Un petit tour et puis s’en va

Depuis Le temps de l’aventure au moins, il est certain que Jérôme Bonnell s’intéresse moins à la durée d’une histoire d’amour qu’à sa réalisation dans un temps court. Le plus récent A trois, on y va, racontait aussi ce cheminement-là, dans l’instant, qui se moque du temps à venir. Pourtant, si l’histoire de Chère Léa est contenue sur une journée, c’est bien de la fin d’une histoire qu’il s’agit. Léa donne à Jonas ses affaires dans un sac rose en papier et ce dès les premières minutes du film. S’il s’accroche au café qui fait face à l’immeuble de Léa, Jonas sait pourtant que c’est terminé. Il va aller peu à peu vers l’acceptation de la fin de son aventure. Pour filmer cela, Jérôme Bonnell fonctionne comme au théâtre : temps et lieux resserrés, entrées et sorties de personnages très caractérisés qui relancent un minimum l’intrigue. Et c’est bien là que le bât blesse, au fil des plans, l’intrigue semble un peu maigre pour une heure trente de film et la mise en scène trop plate.
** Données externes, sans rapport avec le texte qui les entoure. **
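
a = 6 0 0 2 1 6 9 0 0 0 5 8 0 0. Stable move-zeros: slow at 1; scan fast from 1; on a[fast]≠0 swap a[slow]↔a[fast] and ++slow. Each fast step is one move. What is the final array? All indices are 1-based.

(s=1,f=1) a[fast]=6≠0 swap→a[1]=6 → slow++,fast++
(s=2,f=2) a[fast]=0 → fast++
(s=2,f=3) a[fast]=0 → fast++
(s=2,f=4) a[fast]=2≠0 swap→a[2]=2 → slow++,fast++
(s=3,f=5) a[fast]=1≠0 swap→a[3]=1 → slow++,fast++
(s=4,f=6) a[fast]=6≠0 swap→a[4]=6 → slow++,fast++
(s=5,f=7) a[fast]=9≠0 swap→a[5]=9 → slow++,fast++
(s=6,f=8) a[fast]=0 → fast++
(s=6,f=9) a[fast]=0 → fast++
(s=6,f=10) a[fast]=0 → fast++
(s=6,f=11) a[fast]=5≠0 swap→a[6]=5 → slow++,fast++
(s=7,f=12) a[fast]=8≠0 swap→a[7]=8 → slow++,fast++
(s=8,f=13) a[fast]=0 → fast++
(s=8,f=14) a[fast]=0 → fast++

[6, 2, 1, 6, 9, 5, 8, 0, 0, 0, 0, 0, 0, 0]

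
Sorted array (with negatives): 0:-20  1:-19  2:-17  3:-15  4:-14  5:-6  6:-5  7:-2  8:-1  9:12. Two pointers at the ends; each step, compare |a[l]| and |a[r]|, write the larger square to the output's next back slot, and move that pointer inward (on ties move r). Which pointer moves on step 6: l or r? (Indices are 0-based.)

[0,9] |-20|>|12| out[9]=400 → l++
[1,9] |-19|>|12| out[8]=361 → l++
[2,9] |-17|>|12| out[7]=289 → l++
[3,9] |-15|>|12| out[6]=225 → l++
[4,9] |-14|>|12| out[5]=196 → l++
[5,9] |-6|<=|12| out[4]=144 → r--

r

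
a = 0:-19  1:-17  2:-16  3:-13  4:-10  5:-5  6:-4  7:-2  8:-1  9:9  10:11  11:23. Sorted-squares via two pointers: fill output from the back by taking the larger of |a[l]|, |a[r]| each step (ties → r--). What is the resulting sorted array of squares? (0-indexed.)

[0,11] |-19|<=|23| out[11]=529 → r--
[0,10] |-19|>|11| out[10]=361 → l++
[1,10] |-17|>|11| out[9]=289 → l++
[2,10] |-16|>|11| out[8]=256 → l++
[3,10] |-13|>|11| out[7]=169 → l++
[4,10] |-10|<=|11| out[6]=121 → r--
[4,9] |-10|>|9| out[5]=100 → l++
[5,9] |-5|<=|9| out[4]=81 → r--
[5,8] |-5|>|-1| out[3]=25 → l++
[6,8] |-4|>|-1| out[2]=16 → l++
[7,8] |-2|>|-1| out[1]=4 → l++
[8,8] |-1|<=|-1| out[0]=1 → r--

[1, 4, 16, 25, 81, 100, 121, 169, 256, 289, 361, 529]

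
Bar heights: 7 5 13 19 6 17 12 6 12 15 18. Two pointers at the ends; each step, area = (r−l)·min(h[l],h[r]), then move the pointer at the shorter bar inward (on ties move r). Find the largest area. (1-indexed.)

l=1 r=11: min(7,18)*10=70 best=70 *, l++
l=2 r=11: min(5,18)*9=45 best=70, l++
l=3 r=11: min(13,18)*8=104 best=104 *, l++
l=4 r=11: min(19,18)*7=126 best=126 *, r--
l=4 r=10: min(19,15)*6=90 best=126, r--
l=4 r=9: min(19,12)*5=60 best=126, r--
l=4 r=8: min(19,6)*4=24 best=126, r--
l=4 r=7: min(19,12)*3=36 best=126, r--
l=4 r=6: min(19,17)*2=34 best=126, r--
l=4 r=5: min(19,6)*1=6 best=126, r--

max area = 126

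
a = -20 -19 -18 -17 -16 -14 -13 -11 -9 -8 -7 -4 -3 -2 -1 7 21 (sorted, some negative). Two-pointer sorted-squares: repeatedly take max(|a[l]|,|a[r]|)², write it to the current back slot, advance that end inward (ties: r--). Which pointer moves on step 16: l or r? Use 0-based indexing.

l

[0,16] |-20|<=|21| out[16]=441 → r--
[0,15] |-20|>|7| out[15]=400 → l++
[1,15] |-19|>|7| out[14]=361 → l++
[2,15] |-18|>|7| out[13]=324 → l++
[3,15] |-17|>|7| out[12]=289 → l++
[4,15] |-16|>|7| out[11]=256 → l++
[5,15] |-14|>|7| out[10]=196 → l++
[6,15] |-13|>|7| out[9]=169 → l++
[7,15] |-11|>|7| out[8]=121 → l++
[8,15] |-9|>|7| out[7]=81 → l++
[9,15] |-8|>|7| out[6]=64 → l++
[10,15] |-7|<=|7| out[5]=49 → r--
[10,14] |-7|>|-1| out[4]=49 → l++
[11,14] |-4|>|-1| out[3]=16 → l++
[12,14] |-3|>|-1| out[2]=9 → l++
[13,14] |-2|>|-1| out[1]=4 → l++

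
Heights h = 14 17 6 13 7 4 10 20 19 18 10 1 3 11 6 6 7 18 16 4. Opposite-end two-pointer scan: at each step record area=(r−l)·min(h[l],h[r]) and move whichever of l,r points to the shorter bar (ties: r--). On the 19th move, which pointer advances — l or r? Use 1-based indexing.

[1,20] min(14,4)*19=76 best=76 * → r--
[1,19] min(14,16)*18=252 best=252 * → l++
[2,19] min(17,16)*17=272 best=272 * → r--
[2,18] min(17,18)*16=272 best=272 → l++
[3,18] min(6,18)*15=90 best=272 → l++
[4,18] min(13,18)*14=182 best=272 → l++
[5,18] min(7,18)*13=91 best=272 → l++
[6,18] min(4,18)*12=48 best=272 → l++
[7,18] min(10,18)*11=110 best=272 → l++
[8,18] min(20,18)*10=180 best=272 → r--
[8,17] min(20,7)*9=63 best=272 → r--
[8,16] min(20,6)*8=48 best=272 → r--
[8,15] min(20,6)*7=42 best=272 → r--
[8,14] min(20,11)*6=66 best=272 → r--
[8,13] min(20,3)*5=15 best=272 → r--
[8,12] min(20,1)*4=4 best=272 → r--
[8,11] min(20,10)*3=30 best=272 → r--
[8,10] min(20,18)*2=36 best=272 → r--
[8,9] min(20,19)*1=19 best=272 → r--

r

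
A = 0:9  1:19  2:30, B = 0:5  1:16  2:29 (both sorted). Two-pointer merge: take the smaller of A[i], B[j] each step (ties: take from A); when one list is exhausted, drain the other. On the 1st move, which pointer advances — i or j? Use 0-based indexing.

j

[i=0,j=0] A[i]=9>B[j]=5 take 5 → j++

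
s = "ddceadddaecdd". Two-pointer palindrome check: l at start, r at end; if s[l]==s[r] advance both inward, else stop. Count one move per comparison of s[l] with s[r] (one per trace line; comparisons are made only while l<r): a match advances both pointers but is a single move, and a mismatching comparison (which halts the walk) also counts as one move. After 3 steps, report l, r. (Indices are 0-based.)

[0,12] 'd'=='d' → l++,r--
[1,11] 'd'=='d' → l++,r--
[2,10] 'c'=='c' → l++,r--

l=3, r=9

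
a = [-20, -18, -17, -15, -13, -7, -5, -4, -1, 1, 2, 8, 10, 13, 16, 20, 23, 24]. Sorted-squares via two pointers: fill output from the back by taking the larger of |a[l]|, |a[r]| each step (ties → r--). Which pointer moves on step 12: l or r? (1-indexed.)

r

[1,18] |-20|<=|24| out[18]=576 → r--
[1,17] |-20|<=|23| out[17]=529 → r--
[1,16] |-20|<=|20| out[16]=400 → r--
[1,15] |-20|>|16| out[15]=400 → l++
[2,15] |-18|>|16| out[14]=324 → l++
[3,15] |-17|>|16| out[13]=289 → l++
[4,15] |-15|<=|16| out[12]=256 → r--
[4,14] |-15|>|13| out[11]=225 → l++
[5,14] |-13|<=|13| out[10]=169 → r--
[5,13] |-13|>|10| out[9]=169 → l++
[6,13] |-7|<=|10| out[8]=100 → r--
[6,12] |-7|<=|8| out[7]=64 → r--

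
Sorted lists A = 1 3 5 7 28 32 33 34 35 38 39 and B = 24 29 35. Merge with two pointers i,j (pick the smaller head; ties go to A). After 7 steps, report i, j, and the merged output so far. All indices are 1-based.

i=1 j=1: A[i]=1<=B[j]=24 take 1, i++
i=2 j=1: A[i]=3<=B[j]=24 take 3, i++
i=3 j=1: A[i]=5<=B[j]=24 take 5, i++
i=4 j=1: A[i]=7<=B[j]=24 take 7, i++
i=5 j=1: A[i]=28>B[j]=24 take 24, j++
i=5 j=2: A[i]=28<=B[j]=29 take 28, i++
i=6 j=2: A[i]=32>B[j]=29 take 29, j++

i=6, j=3, merged so far=[1, 3, 5, 7, 24, 28, 29]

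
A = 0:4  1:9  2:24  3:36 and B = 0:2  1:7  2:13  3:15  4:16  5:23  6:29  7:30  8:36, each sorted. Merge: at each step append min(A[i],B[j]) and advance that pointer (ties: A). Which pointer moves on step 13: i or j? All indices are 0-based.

j

[i=0,j=0] A[i]=4>B[j]=2 take 2 → j++
[i=0,j=1] A[i]=4<=B[j]=7 take 4 → i++
[i=1,j=1] A[i]=9>B[j]=7 take 7 → j++
[i=1,j=2] A[i]=9<=B[j]=13 take 9 → i++
[i=2,j=2] A[i]=24>B[j]=13 take 13 → j++
[i=2,j=3] A[i]=24>B[j]=15 take 15 → j++
[i=2,j=4] A[i]=24>B[j]=16 take 16 → j++
[i=2,j=5] A[i]=24>B[j]=23 take 23 → j++
[i=2,j=6] A[i]=24<=B[j]=29 take 24 → i++
[i=3,j=6] A[i]=36>B[j]=29 take 29 → j++
[i=3,j=7] A[i]=36>B[j]=30 take 30 → j++
[i=3,j=8] A[i]=36<=B[j]=36 take 36 → i++
[i=4,j=8] A done, take B[j]=36 → j++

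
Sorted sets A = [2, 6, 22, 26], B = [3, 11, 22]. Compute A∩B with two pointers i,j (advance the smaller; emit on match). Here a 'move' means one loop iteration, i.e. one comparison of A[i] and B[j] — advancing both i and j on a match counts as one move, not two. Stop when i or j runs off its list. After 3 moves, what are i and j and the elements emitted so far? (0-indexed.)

i=0 j=0: 2<3, i++
i=1 j=0: 6>3, j++
i=1 j=1: 6<11, i++

i=2, j=1, emitted=[]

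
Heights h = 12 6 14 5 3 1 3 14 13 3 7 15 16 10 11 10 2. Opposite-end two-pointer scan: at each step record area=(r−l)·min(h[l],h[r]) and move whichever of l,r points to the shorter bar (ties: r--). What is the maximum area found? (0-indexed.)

l=0 r=16: min(12,2)*16=32 best=32 *, r--
l=0 r=15: min(12,10)*15=150 best=150 *, r--
l=0 r=14: min(12,11)*14=154 best=154 *, r--
l=0 r=13: min(12,10)*13=130 best=154, r--
l=0 r=12: min(12,16)*12=144 best=154, l++
l=1 r=12: min(6,16)*11=66 best=154, l++
l=2 r=12: min(14,16)*10=140 best=154, l++
l=3 r=12: min(5,16)*9=45 best=154, l++
l=4 r=12: min(3,16)*8=24 best=154, l++
l=5 r=12: min(1,16)*7=7 best=154, l++
l=6 r=12: min(3,16)*6=18 best=154, l++
l=7 r=12: min(14,16)*5=70 best=154, l++
l=8 r=12: min(13,16)*4=52 best=154, l++
l=9 r=12: min(3,16)*3=9 best=154, l++
l=10 r=12: min(7,16)*2=14 best=154, l++
l=11 r=12: min(15,16)*1=15 best=154, l++

max area = 154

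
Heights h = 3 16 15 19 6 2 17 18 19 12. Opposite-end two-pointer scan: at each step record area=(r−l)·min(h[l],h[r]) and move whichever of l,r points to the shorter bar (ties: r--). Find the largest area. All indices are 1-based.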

Chère Léa ne sait pas trop choisir, est-ce un genre de vaudeville dans un café avec ses personnages hauts en couleurs et ses chutes burlesques (on pense au passage à l’hôpital de Jonas) ? Ou une comédie plus profonde sur la séparation, le temps qui passe, et les choix que l’on fait avant de se quitter ? On ne sait pas vraiment et le fil tendu est souvent maladroit, parfois poussif, l’intrigue est sans cesse relancée de manière un peu lourde et le spectateur tourne en rond, comme Jonas qui revient toujours à son point de départ, le café.

Femmes de caractère

Sauf qu’à trop filmer dans un bistrot, on ne fait que saisir des conversations de comptoir. La rencontre entre Jonas et Mathieu est un genre de ping-pong verbal qui conforte chacun dans ses retranchements, mais rien n’avance vraiment. Comme cette lettre qui aurait pu être un point de frustration pour le spectateur, mais dont on se moque au final tant la soi-disant fragilité de Jonas, qui est en fait très imbu de lui-même, ne nous convainc pas. La destruction finale de la lettre est alors un soulagement de ne jamais voir publiée la lettre d’un frustré qui s’ignore. Heureusement que Léa est là, avec sa force, ses choix et sa liberté. Elle n’est qu’entraperçue sous les traits d’Anaïs Demoustier. Jonas voudrait en faire un objet, elle se dérobe à son regard et c’est tant mieux ! On aurait aimé qu’elle prenne plus de place, qu’elle ne soit pas qu’un prétexte à l’adoration d’une masculinité qui croit pouvoir tout excuser par une sorte de faiblesse cachée. Pourtant, Jonas n’a que de gros sabots. Et on savoure cette vendeuse de papeterie qui répond « pfffiou » à sa question « c’est une fille ou un garçon? », « vous n’êtes pas trop fatiguée? », elle aussi renvoie Jonas à ce qu’il est : un observateur fade, qui ne sait rien saisir de cette journée que lui-même. Il se trompe sur toute la ligne et toutes les femmes du film sont là pour le lui rappeler, Loubna en point d’orgue ! Seul bémol, Jérôme Bonnell a mal  choisi son angle d’attaque et tout le film en souffre, il le dit lui-même (bon en fait pour dire qu’il a bien fait mais…) : «  comment faire du cinéma en m’appuyant uniquement sur un type assis à un café qui écrit une lettre ?« . La réponse est encore à trouver !

Chère Léa : Bande annonce

Chère Léa : Fiche technique

Synopsis : Après une nuit arrosée, Jonas décide sur un coup de tête de rendre visite à son ancienne petite amie, Léa, dont il est toujours amoureux. Malgré leur relation encore passionnelle, Léa le rejette. Éperdu, Jonas se rend au café d’en face pour lui écrire une longue lettre, bousculant ainsi sa journée de travail, et suscitant la curiosité du patron du café. La journée ne fait que commencer…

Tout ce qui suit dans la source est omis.